44RM - nice boxes! I’ve collected 9mm para boxes for 35 years and only have a poor specimen of the Geco, and never have found one of the RWS, although I have seen them.
However, where did you get the information, which you allude to, that the original bullet wieight of 9mm Parabellum was 100 grains? I have a 9mm cartridge with 8 gram (124 grain) tuncated FMJ bullet, with headstamp * D.M. * K. These are pretty-well acknowledged to be the first production-run 9mm para rounds, predating the “K DWM K 480C” headstamp. They date from approximately 1902. The original bullet weight was 124 grains, and that weight, or 115 grain, accounted for much of the world-wide production of this caliber until about the 1960’s, when expecially in the U.S., they started playing with bullet weights from as low as 85-90 grains to as high as 147 grain in relatively normal loads, and higher weights for silencers. For specialized Silencer work, The British and Germans, and perhaps others loaded bullets heavier than 124 grain earlier than that, but again, for regular production, 115 and 124 grain were the norm.

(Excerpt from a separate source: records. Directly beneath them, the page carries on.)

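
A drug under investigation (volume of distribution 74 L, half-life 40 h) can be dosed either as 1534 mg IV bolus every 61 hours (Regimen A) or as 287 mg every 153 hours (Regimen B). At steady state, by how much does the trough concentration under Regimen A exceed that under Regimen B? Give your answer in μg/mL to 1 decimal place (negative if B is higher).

Regimen A: f = (1/2)^(61/40) ≈ 0.3475; Cmin,ss = (1534/74)·f/(1−f) ≈ 11.040 μg/mL.
Regimen B: f = (1/2)^(153/40) ≈ 0.0706; Cmin,ss = (287/74)·f/(1−f) ≈ 0.295 μg/mL.
Difference ≈ 11.040 − 0.295 ≈ 10.745 μg/mL.

10.7 μg/mL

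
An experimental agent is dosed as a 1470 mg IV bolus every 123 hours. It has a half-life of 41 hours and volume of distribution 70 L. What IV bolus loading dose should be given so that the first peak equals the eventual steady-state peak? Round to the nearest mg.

f = (1/2)^(123/41) ≈ 0.125000; accumulation ratio R = 1/(1−f) ≈ 1.14286.
Loading dose to hit Cmax,ss on first dose: D_load = D_maint·R ≈ 1470 × 1.14286 ≈ 1680.00 mg.

1680 mg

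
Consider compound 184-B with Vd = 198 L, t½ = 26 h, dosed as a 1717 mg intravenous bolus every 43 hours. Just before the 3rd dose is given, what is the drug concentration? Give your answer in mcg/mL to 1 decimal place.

3.6 mcg/mL

f = (1/2)^(τ/t½) = (1/2)^(43/26) ≈ 0.3178.
C₀ = D/Vd = 1717/198 ≈ 8.672 mcg/mL.
Before the 3rd dose, 2 doses have been given. Superposition: Cmin = C₀·(f + f²).
≈ 8.672 × (0.3178 + 0.1010) ≈ 8.672 × 0.4188 ≈ 3.632 mcg/mL.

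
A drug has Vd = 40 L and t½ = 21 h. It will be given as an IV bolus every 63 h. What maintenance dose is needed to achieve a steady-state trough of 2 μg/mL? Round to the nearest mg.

τ/t½ = 63/21 ≈ 3, so f = (1/2)^(63/21) ≈ 0.125000.
Cmin,ss = (D/Vd)·f/(1−f), so D = Cmin,ss·Vd·(1−f)/f.
D = 2 × 40 × (1−f)/f ≈ 2 × 40 × 7.00000 ≈ 560.00 mg.

560 mg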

During WWII, to save strategic materials, iron cores and singered-iron bullets were used, and these resulted in bullet weights lower than 115 grains - around the 100 grain mark - but this was not the norm except in the WWII years, and their use was probably much more wide spread in Machine Pistols than in either the P-08 or the P-38 Pistols, although certainly they would have been used in those weapons also if it was all that was available.